A student-run publishing company called Cloud City started last spring at Macalester. This chapbook press was led by Ollie St. John ’12 (Washington, D.C.) and Luke Marcott ’12 (St. Paul), advised by English professors Wang Ping, Peter Bognanni, and James Cihlar, and aided by a team of student editors including Angus McLinn ’12 (Middleton, Wis.) and Nick Arciero ’12 (Mounds View, Minn.).

In April Marcott told The Mac Weekly, “Ping told us we should start a publishing company. That was five weeks ago and it’s been taking over our lives.”

After about a month, St. John, Marcott, and the Cloud City team had a product to show for their efforts. Marcott’s chapbook Filmpocalypse was available for sale at Common Good Books and a handful of other Twin Cities stores. Chapbooks are small books made from letter-sized paper that is folded and bound in the center. They are typically used for publishing poetry.

As creative writing majors, both editors-in-chief saw that students were leaving Macalester with 60- to 80-page projects—namely their capstones—to which they’d devoted too much time to not reuse. A capstone project is almost the perfect length for a chapbook.

Although their press was very new, Marcott and St. John immediately found themselves overwhelmed with support from both staff and outside resources

“We have more staff help than we know what to do with … for being the control freaks we are,” Marcott says. “And we have a lot of college connections with other friends and siblings.”
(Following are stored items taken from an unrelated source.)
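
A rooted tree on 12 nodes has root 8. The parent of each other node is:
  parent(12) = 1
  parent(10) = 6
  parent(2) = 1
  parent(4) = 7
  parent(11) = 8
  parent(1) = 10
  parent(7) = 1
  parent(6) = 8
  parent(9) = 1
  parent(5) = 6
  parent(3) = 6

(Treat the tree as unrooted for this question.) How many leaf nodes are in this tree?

7

Exactly 7 nodes have a single neighbour: 2, 3, 4, 5, 9, 11, 12.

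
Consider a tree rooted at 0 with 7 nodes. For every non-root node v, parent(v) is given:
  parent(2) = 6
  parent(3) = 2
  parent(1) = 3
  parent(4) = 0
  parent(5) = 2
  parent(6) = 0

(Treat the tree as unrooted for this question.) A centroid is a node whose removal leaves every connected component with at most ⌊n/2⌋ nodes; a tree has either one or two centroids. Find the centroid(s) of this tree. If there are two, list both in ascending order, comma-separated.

2

Removing 2 splits the tree into components of sizes 3, 2, 1; the largest is 3 ≤ ⌊7/2⌋ = 3.
No neighbour of 2 does as well, so 2 is the unique centroid.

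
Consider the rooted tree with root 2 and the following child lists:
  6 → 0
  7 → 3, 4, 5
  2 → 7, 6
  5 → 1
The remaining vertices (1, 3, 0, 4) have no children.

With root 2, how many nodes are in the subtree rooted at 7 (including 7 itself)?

Descendants of 7 (including itself): 7, 5, 4, 3, 1. That's 5.

5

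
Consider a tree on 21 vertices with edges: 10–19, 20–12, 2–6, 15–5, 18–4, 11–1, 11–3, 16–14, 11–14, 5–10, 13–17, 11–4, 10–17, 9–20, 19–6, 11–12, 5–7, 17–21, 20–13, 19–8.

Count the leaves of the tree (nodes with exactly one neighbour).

10

Exactly 10 nodes have a single neighbour: 1, 2, 3, 7, 8, 9, 15, 16, 18, 21.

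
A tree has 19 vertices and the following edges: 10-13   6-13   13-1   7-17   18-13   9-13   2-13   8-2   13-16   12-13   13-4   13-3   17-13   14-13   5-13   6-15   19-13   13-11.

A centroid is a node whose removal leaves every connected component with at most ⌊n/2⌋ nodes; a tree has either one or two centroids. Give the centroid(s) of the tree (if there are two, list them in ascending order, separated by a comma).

13

Removing 13 splits the tree into components of sizes 2, 2, 2, 1, 1, 1, 1, 1, 1, 1, 1, 1, 1, 1, 1; the largest is 2 ≤ ⌊19/2⌋ = 9.
No neighbour of 13 does as well, so 13 is the unique centroid.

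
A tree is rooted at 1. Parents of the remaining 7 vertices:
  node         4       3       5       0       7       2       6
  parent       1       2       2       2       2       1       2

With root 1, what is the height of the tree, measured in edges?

2

A deepest node is 6, reached by 1–2–6.
That path has 2 edges, so the height is 2.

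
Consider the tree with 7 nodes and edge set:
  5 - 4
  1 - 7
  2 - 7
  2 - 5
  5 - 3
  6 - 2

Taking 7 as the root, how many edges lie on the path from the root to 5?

Path from 7 to 5: 7 → 2 → 5, which has 2 edges.

2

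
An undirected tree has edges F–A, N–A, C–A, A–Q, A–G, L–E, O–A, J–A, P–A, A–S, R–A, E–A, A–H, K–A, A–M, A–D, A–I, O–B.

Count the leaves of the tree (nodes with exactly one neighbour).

Degree-1 nodes: B, C, D, F, G, H, I, J, K, L, M, N, P, Q, R, S — 16 of them.

16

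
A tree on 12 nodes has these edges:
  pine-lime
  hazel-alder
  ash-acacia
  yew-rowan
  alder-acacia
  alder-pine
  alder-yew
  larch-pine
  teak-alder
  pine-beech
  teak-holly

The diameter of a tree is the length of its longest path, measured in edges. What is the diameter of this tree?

4

BFS from holly reaches lime last, at distance 4; BFS from lime confirms no node is farther.
Path: holly–teak–alder–pine–lime.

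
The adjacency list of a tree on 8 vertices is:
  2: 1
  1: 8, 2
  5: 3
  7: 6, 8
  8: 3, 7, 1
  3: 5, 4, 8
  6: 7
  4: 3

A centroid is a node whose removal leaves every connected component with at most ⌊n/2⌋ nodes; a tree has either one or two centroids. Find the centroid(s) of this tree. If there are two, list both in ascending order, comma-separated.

If 8 is removed the pieces have sizes 3, 2, 2, all ≤ ⌊8/2⌋ = 4.
No neighbour of 8 does as well, so 8 is the unique centroid.

8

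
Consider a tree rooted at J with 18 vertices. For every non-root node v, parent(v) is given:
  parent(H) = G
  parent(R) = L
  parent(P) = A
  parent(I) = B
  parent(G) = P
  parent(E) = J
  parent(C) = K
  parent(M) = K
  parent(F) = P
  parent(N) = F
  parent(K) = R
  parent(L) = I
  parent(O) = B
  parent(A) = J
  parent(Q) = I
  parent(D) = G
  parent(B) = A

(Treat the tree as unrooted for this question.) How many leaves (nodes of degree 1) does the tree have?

8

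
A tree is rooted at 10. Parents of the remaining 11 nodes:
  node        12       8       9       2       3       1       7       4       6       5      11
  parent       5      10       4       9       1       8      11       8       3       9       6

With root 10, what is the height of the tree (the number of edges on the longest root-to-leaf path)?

6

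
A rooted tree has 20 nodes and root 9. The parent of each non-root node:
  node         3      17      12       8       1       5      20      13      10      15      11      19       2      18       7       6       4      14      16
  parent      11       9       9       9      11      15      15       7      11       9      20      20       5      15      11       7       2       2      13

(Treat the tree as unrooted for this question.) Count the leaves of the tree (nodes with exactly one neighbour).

12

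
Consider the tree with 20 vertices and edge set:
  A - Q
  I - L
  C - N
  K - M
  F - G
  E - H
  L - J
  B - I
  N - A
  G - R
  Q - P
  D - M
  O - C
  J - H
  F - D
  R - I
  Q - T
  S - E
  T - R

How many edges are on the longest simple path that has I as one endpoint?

Distances from I peak at 7, attained at O.
I–R–T–Q–A–N–C–O

7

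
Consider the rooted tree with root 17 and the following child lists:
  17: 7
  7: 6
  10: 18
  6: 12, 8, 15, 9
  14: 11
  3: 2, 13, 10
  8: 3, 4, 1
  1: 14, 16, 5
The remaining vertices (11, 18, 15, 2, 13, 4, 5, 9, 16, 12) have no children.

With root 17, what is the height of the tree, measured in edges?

6

The longest root-to-leaf path is 17–7–6–8–3–10–18 (6 edges).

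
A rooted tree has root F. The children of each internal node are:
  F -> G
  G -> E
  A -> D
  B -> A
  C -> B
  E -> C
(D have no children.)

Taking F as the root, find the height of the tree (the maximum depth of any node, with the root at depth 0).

A deepest node is D, reached by F–G–E–C–B–A–D.
That path has 6 edges, so the height is 6.

6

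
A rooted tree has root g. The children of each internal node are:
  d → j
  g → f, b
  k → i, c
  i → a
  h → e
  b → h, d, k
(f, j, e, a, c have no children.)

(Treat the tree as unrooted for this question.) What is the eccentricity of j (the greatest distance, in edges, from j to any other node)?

Distances from j peak at 5, attained at a.
j – d – b – k – i – a

5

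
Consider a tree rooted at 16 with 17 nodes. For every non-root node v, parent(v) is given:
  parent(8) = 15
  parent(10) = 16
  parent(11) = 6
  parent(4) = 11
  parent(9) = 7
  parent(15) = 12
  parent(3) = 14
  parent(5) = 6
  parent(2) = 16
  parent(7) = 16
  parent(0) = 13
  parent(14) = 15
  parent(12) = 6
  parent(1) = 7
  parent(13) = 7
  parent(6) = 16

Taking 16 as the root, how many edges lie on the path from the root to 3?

Climbing from 3 to the root: 3 → 14 → 15 → 12 → 6 → 16. That's 5 steps.

5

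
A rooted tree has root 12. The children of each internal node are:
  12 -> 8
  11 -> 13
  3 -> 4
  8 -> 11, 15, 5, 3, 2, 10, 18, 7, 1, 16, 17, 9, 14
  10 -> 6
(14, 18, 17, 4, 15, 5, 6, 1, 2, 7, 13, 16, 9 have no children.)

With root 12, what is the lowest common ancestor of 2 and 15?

8

2's ancestor chain is 2, 8, 12 and 15's is 15, 8, 12; they first meet at 8.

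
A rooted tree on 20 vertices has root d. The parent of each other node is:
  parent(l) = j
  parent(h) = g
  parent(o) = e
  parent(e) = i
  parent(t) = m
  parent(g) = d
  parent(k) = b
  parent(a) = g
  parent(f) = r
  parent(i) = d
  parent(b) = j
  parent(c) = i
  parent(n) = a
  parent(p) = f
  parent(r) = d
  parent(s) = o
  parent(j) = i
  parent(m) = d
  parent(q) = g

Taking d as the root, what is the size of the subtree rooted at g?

Descendants of g (including itself): g, h, a, q, n. That's 5.

5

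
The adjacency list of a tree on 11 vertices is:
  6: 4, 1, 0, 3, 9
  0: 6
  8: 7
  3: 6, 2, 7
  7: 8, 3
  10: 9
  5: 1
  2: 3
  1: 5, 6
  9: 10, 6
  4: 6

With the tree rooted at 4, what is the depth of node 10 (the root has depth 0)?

Path from 4 to 10: 4–6–9–10, which has 3 edges.

3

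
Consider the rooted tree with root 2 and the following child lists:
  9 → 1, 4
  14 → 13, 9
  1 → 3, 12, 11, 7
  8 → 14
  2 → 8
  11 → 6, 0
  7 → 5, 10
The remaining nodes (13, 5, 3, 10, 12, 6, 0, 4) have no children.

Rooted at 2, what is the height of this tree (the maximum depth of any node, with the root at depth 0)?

A deepest node is 0, reached by 2 – 8 – 14 – 9 – 1 – 11 – 0.
That path has 6 edges, so the height is 6.

6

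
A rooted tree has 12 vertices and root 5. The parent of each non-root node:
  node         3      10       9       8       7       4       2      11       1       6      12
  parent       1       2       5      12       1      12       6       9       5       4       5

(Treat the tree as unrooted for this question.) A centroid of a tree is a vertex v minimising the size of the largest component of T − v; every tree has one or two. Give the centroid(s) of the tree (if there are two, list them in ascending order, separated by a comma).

Delete 5: the remaining components have sizes 6, 3, 2. Max 6 ≤ 6, so 5 is a centroid.
Its neighbour 12 also leaves a largest component of size 6, so both are centroids.

5, 12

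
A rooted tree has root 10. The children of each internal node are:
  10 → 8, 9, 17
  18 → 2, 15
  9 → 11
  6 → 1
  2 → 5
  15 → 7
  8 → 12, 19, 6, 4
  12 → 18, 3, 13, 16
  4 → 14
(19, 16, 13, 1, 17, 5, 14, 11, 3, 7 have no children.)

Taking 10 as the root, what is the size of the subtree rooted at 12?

9

12's subtree: {12, 16, 18, 13, 3, 2, 15, 5, 7}, size 9.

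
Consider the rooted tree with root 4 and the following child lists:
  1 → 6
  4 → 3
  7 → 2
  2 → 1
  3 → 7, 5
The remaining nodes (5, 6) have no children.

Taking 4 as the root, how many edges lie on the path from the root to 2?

4 – 3 – 7 – 2 — 3 edges.

3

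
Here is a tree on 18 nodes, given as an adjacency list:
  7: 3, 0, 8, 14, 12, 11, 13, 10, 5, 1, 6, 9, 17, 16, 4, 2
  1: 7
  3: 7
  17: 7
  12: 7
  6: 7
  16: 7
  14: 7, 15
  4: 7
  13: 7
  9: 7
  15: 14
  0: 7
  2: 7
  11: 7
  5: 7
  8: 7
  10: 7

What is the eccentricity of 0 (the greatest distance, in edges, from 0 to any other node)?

The node farthest from 0 is 15, via 0 – 7 – 14 – 15 — 3 edges.

3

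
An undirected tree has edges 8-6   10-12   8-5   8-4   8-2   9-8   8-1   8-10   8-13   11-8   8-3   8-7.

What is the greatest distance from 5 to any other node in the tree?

The node farthest from 5 is 12, via 5-8-10-12 — 3 edges.

3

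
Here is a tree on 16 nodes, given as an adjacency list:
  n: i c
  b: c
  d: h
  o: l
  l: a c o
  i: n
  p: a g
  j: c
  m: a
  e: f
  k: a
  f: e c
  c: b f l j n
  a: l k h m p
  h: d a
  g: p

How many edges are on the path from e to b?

e - f - c - b: 3 edges.

3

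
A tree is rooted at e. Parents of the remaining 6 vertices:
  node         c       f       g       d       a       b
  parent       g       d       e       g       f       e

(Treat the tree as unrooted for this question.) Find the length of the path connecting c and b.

3

c - g - e - b: 3 edges.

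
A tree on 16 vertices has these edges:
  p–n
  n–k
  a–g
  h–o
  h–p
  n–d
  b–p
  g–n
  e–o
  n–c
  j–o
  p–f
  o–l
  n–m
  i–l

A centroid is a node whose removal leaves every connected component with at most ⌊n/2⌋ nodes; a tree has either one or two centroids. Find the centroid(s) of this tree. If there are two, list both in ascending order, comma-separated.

Removing p splits the tree into components of sizes 7, 6, 1, 1; the largest is 7 ≤ ⌊16/2⌋ = 8.
No neighbour of p does as well, so p is the unique centroid.

p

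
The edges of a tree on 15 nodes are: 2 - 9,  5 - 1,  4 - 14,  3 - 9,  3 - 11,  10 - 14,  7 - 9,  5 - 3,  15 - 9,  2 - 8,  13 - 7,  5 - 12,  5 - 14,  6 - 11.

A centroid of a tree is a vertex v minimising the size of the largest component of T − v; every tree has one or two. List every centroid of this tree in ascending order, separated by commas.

3

Delete 3: the remaining components have sizes 6, 6, 2. Max 6 ≤ 7, so 3 is a centroid.
Every other node leaves some component of size > 7, so the centroid is unique.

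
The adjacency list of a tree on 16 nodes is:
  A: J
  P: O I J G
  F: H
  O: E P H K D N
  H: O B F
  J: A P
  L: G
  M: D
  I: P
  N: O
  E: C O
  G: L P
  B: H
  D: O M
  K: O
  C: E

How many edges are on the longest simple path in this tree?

A longest path is L-G-P-O-E-C, with 5 edges.

5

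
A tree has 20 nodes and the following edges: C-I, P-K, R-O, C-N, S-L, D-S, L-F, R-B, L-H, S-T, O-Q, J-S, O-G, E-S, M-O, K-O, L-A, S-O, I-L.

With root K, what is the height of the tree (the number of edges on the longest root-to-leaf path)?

N sits deepest: K–O–S–L–I–C–N — 6 edges from the root.

6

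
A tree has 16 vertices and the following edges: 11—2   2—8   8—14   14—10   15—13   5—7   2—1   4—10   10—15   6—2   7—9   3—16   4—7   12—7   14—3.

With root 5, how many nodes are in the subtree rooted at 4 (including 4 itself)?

4's subtree: {4, 10, 15, 14, 13, 8, 3, 2, 16, 11, 6, 1}, size 12.

12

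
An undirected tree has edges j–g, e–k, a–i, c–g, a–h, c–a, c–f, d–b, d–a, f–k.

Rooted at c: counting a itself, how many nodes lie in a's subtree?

5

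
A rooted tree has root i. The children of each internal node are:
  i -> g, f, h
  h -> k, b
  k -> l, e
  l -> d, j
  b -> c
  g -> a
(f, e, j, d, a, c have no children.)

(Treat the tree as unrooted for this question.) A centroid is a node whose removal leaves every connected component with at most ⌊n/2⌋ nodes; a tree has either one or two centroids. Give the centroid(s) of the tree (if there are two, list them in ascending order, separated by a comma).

h

Delete h: the remaining components have sizes 5, 4, 2. Max 5 ≤ 6, so h is a centroid.
Every other node leaves some component of size > 6, so the centroid is unique.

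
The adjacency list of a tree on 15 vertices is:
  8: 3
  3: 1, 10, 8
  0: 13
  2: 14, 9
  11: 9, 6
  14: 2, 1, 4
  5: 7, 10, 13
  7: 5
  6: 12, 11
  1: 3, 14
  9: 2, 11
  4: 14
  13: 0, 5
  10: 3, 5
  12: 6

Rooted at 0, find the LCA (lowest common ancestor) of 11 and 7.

Path 11→root: 11 9 2 14 1 3 10 5 13 0; path 7→root: 7 5 13 0.
First common node: 5.

5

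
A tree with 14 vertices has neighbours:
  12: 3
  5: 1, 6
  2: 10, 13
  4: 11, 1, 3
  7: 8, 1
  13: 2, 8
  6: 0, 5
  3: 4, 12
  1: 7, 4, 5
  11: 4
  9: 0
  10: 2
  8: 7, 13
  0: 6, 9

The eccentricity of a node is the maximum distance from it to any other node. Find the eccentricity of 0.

8

The node farthest from 0 is 10, via 0–6–5–1–7–8–13–2–10 — 8 edges.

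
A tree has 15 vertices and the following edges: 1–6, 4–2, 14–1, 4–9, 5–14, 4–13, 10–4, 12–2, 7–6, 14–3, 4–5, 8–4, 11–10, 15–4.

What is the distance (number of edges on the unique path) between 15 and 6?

Walking from 15: 15 – 4 – 5 – 14 – 1 – 6. Length 5.

5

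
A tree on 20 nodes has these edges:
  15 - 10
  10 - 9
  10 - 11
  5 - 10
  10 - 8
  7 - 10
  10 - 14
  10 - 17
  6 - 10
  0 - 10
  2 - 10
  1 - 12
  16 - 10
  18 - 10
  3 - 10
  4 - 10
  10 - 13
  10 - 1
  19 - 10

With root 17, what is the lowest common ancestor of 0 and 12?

10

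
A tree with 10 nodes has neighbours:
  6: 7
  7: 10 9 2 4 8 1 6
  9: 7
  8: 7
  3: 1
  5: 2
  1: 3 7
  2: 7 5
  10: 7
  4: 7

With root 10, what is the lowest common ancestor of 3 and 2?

7

3's ancestor chain is 3, 1, 7, 10 and 2's is 2, 7, 10; they first meet at 7.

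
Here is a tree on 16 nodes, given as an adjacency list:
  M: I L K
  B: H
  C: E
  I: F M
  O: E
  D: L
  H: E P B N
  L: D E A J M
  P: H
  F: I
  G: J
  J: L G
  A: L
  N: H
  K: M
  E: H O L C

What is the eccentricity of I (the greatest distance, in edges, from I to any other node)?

Distances from I peak at 5, attained at N (B, P also at distance 5).
I-M-L-E-H-N

5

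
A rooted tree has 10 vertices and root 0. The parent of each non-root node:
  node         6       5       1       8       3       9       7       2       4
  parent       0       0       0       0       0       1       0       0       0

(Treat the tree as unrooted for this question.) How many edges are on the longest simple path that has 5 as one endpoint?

3

The node farthest from 5 is 9, via 5 – 0 – 1 – 9 — 3 edges.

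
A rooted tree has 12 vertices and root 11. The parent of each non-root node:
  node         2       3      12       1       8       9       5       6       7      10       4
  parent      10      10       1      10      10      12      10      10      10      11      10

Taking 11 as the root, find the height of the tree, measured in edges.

4

The longest root-to-leaf path is 11 → 10 → 1 → 12 → 9 (4 edges).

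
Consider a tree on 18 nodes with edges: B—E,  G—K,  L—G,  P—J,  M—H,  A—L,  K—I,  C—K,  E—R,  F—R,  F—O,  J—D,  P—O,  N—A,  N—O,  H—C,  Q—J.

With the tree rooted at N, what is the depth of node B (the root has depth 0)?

5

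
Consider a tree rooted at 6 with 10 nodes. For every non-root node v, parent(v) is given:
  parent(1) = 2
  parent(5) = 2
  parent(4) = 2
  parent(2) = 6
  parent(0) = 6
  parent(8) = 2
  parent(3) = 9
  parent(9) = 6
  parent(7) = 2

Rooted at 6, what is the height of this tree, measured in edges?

A deepest node is 8, reached by 6 – 2 – 8.
That path has 2 edges, so the height is 2.

2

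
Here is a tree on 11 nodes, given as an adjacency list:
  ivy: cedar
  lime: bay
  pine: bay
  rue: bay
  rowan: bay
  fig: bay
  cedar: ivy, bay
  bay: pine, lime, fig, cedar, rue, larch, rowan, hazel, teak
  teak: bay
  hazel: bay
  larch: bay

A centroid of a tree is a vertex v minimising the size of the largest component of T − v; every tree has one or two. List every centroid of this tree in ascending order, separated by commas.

Removing bay splits the tree into components of sizes 2, 1, 1, 1, 1, 1, 1, 1, 1; the largest is 2 ≤ ⌊11/2⌋ = 5.
Every other node leaves some component of size > 5, so the centroid is unique.

bay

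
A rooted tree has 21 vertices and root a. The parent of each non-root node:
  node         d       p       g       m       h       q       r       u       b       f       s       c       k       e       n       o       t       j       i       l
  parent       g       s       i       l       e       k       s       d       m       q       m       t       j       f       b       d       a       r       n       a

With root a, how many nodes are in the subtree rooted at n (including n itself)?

6

The subtree rooted at n contains: n, i, g, d, o, u — 6 nodes.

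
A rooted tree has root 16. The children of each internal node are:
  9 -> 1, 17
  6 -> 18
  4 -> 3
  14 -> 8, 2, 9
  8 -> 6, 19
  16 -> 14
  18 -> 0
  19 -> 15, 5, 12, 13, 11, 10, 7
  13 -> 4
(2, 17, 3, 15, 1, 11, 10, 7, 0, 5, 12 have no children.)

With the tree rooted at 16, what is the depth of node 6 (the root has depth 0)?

3

Climbing from 6 to the root: 6 → 8 → 14 → 16. That's 3 steps.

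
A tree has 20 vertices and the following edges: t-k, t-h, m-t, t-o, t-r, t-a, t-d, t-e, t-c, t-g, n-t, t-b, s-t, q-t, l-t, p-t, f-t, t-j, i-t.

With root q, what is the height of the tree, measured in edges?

2

o sits deepest: q-t-o — 2 edges from the root.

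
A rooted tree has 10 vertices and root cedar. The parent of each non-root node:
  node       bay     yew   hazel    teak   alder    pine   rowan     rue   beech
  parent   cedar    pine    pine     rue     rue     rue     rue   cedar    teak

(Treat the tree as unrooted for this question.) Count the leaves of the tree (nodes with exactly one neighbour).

Degree-1 nodes: alder, bay, beech, hazel, rowan, yew — 6 of them.

6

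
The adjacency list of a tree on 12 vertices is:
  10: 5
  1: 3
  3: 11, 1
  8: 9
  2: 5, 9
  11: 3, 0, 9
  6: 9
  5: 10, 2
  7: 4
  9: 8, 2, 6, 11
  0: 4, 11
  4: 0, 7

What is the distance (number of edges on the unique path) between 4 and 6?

4

Walking from 4: 4 - 0 - 11 - 9 - 6. Length 4.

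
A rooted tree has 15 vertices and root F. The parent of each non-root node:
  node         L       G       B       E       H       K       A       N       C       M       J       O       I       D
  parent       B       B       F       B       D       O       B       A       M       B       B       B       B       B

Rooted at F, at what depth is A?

Climbing from A to the root: A – B – F. That's 2 steps.

2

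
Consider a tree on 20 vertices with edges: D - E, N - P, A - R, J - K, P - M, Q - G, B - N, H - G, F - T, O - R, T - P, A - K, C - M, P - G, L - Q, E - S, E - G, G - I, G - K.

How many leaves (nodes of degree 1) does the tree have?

10

Exactly 10 nodes have a single neighbour: B, C, D, F, H, I, J, L, O, S.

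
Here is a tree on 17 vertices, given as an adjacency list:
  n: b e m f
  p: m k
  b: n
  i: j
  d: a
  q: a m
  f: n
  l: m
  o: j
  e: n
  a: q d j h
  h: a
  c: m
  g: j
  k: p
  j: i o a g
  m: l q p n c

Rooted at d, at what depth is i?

Path from d to i: d → a → j → i, which has 3 edges.

3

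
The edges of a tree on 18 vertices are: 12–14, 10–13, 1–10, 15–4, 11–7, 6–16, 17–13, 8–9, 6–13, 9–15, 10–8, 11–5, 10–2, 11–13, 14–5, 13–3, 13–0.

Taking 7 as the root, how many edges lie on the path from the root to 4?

7

7 → 11 → 13 → 10 → 8 → 9 → 15 → 4 — 7 edges.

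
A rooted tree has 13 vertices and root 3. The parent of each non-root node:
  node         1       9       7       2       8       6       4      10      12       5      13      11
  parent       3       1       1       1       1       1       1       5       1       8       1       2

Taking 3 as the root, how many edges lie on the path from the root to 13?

2

Path from 3 to 13: 3–1–13, which has 2 edges.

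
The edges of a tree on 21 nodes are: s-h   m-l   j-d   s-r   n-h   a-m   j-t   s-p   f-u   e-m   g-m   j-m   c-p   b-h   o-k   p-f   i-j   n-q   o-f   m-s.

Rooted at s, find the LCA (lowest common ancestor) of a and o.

a's ancestor chain is a, m, s and o's is o, f, p, s; they first meet at s.

s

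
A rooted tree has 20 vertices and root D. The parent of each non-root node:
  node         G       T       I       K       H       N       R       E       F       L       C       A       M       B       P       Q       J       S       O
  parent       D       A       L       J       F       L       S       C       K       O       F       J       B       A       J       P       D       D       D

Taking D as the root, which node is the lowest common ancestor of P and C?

P's ancestor chain is P, J, D and C's is C, F, K, J, D; they first meet at J.

J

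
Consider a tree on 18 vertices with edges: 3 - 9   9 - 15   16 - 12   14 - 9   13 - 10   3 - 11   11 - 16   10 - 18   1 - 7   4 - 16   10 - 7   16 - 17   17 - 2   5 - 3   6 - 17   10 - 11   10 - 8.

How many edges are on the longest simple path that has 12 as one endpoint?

5

Distances from 12 peak at 5, attained at 15 (1, 14 also at distance 5).
12 – 16 – 11 – 3 – 9 – 15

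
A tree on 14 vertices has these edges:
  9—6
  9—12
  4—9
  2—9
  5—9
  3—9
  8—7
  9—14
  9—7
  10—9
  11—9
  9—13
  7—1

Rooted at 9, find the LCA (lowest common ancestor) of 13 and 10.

Ancestors of 13 (toward the root): 13, 9.
Ancestors of 10: 10, 9.
The deepest node appearing in both lists is 9.

9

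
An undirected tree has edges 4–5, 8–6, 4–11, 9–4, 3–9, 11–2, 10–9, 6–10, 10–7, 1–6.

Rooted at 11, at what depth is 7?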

At press time, Marcott and St. John had no firm plans for Cloud City’s future. “We’d like to get younger Mac people to take it up, but if they don’t, we’ll probably just have it be a Twin Cities publication,” says Marcott. “We also might be getting money from Mac to do it, and we don’t really know how that would change the game.”

In the meantime, Cloud City held its first public event: a launch party and reading for Filmpocalypse at Common Good Books in late April.